Wildeman noted that more than half of Sam’s Club’s suppliers are also Wal-Mart suppliers. “If you’re asking a large portion of those same suppliers to start tagging to avoid a penalty, is that a step in the overall Wal-Mart journey to get its suppliers to be compliant?” he asked.
Sam’s Club announced its plan on Jan. 7 and ordered that tags be attached to all pallets shipped to its DeSoto, Texas, distribution facility by Feb. 1.
Other distribution centers will come online as part of a graduated rollout over the next two and a half years.
Simley noted that untagged pallets that arrive at distribution centers after deadlines will be tagged by Wal-Mart employees. The suppliers will be charged a $2 fee per missing tag, which could quickly become a major expense.
Meanwhile, the fully equipped Wal-Mart stores have RFID readers installed in receiving bays to keep track of shipments and in so-called transition areas to monitor products as they move from the storage room to the store floor, where workers use handheld readers.
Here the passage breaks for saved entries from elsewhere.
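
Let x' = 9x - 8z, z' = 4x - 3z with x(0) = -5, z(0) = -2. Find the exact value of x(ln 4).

A = [[9,-8],[4,-3]]; eigenvalues λ = 5, 1.
Eigenvectors: (-2,-1) for λ=5, (-1,-1) for λ=1.
From the initial condition, c_1 = 3, c_2 = -1.
x(ln 4) = (3)(4^5)(-2) + (-1)(4^1)(-1) = -6140.

-6140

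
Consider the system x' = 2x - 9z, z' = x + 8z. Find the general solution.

x(t) = 3K_1e^(5t) + 3K_2te^(5t) - K_2e^(5t), z(t) = -K_1e^(5t) - K_2te^(5t)

Coefficient matrix A = [[2, -9], [1, 8]].
Characteristic polynomial det(A - λI) = λ^2 - 10λ + 25 = 0.
Single eigenvalue λ = 5 with algebraic multiplicity 2.
Eigenvector v = (3,-1); generalized eigenvector w with (A-λI)w=v is (-1,0).
General solution: e^(5t)[K_1·v + K_2·(t·v + w)].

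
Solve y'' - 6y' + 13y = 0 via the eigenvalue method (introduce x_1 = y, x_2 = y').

y(t) = c_1e^(3t)cos(2t) + c_2e^(3t)sin(2t)

Let x_1 = y, x_2 = y'. Then x_1' = x_2 and x_2' = -13x_1 + 6x_2.
A = [[0,1],[-13,6]]; det(A-λI) = λ^2 - 6λ + 13.
Eigenvalues λ = 3 ± 2i.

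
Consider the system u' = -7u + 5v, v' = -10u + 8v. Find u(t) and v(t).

u(t) = -C_1e^(-2t) + C_2e^(3t), v(t) = -C_1e^(-2t) + 2C_2e^(3t)

Coefficient matrix A = [[-7, 5], [-10, 8]].
Characteristic polynomial det(A - λI) = λ^2 - λ - 6 = 0.
Eigenvalues λ = -2, 3.
For λ=-2: (A-λI) row 1 is [-5, 5], so an eigenvector is (-1, -1).
For λ=3: (A-λI) row 1 is [-10, 5], so an eigenvector is (1, 2).
General solution: C_1e^(-2t)(-1,-1) + C_2e^(3t)(1,2).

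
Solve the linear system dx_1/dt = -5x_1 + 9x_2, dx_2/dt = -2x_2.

Coefficient matrix A = [[-5, 9], [0, -2]].
Characteristic polynomial det(A - λI) = λ^2 + 7λ + 10 = 0.
Eigenvalues λ = -2, -5.
For λ=-2: (A-λI) row 1 is [-3, 9], so an eigenvector is (3, 1).
For λ=-5: (A-λI) row 1 is [0, 9], so an eigenvector is (-1, 0).
General solution: c_1e^(-2t)(3,1) + c_2e^(-5t)(-1,0).

x_1(t) = 3c_1e^(-2t) - c_2e^(-5t), x_2(t) = c_1e^(-2t)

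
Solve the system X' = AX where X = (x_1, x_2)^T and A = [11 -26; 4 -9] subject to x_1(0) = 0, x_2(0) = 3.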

At those Wal-Mart locations, the program seems to be working, according to a report released last month by researchers at the University of Arkansas in Fayetteville.
The study of 16 Wal-Mart stores last year showed that RFID technology improved inventory accuracy by 13 per cent compared with stores that lacked the technology. The study determined that the overall savings can be “measured in millions of dollars.”
“There have been speed bumps … but I don’t think for a second that Wal-Mart is walking away from their RFID commitment,” Fontanella said. “They’ll slowly tighten things down in terms of compliance.”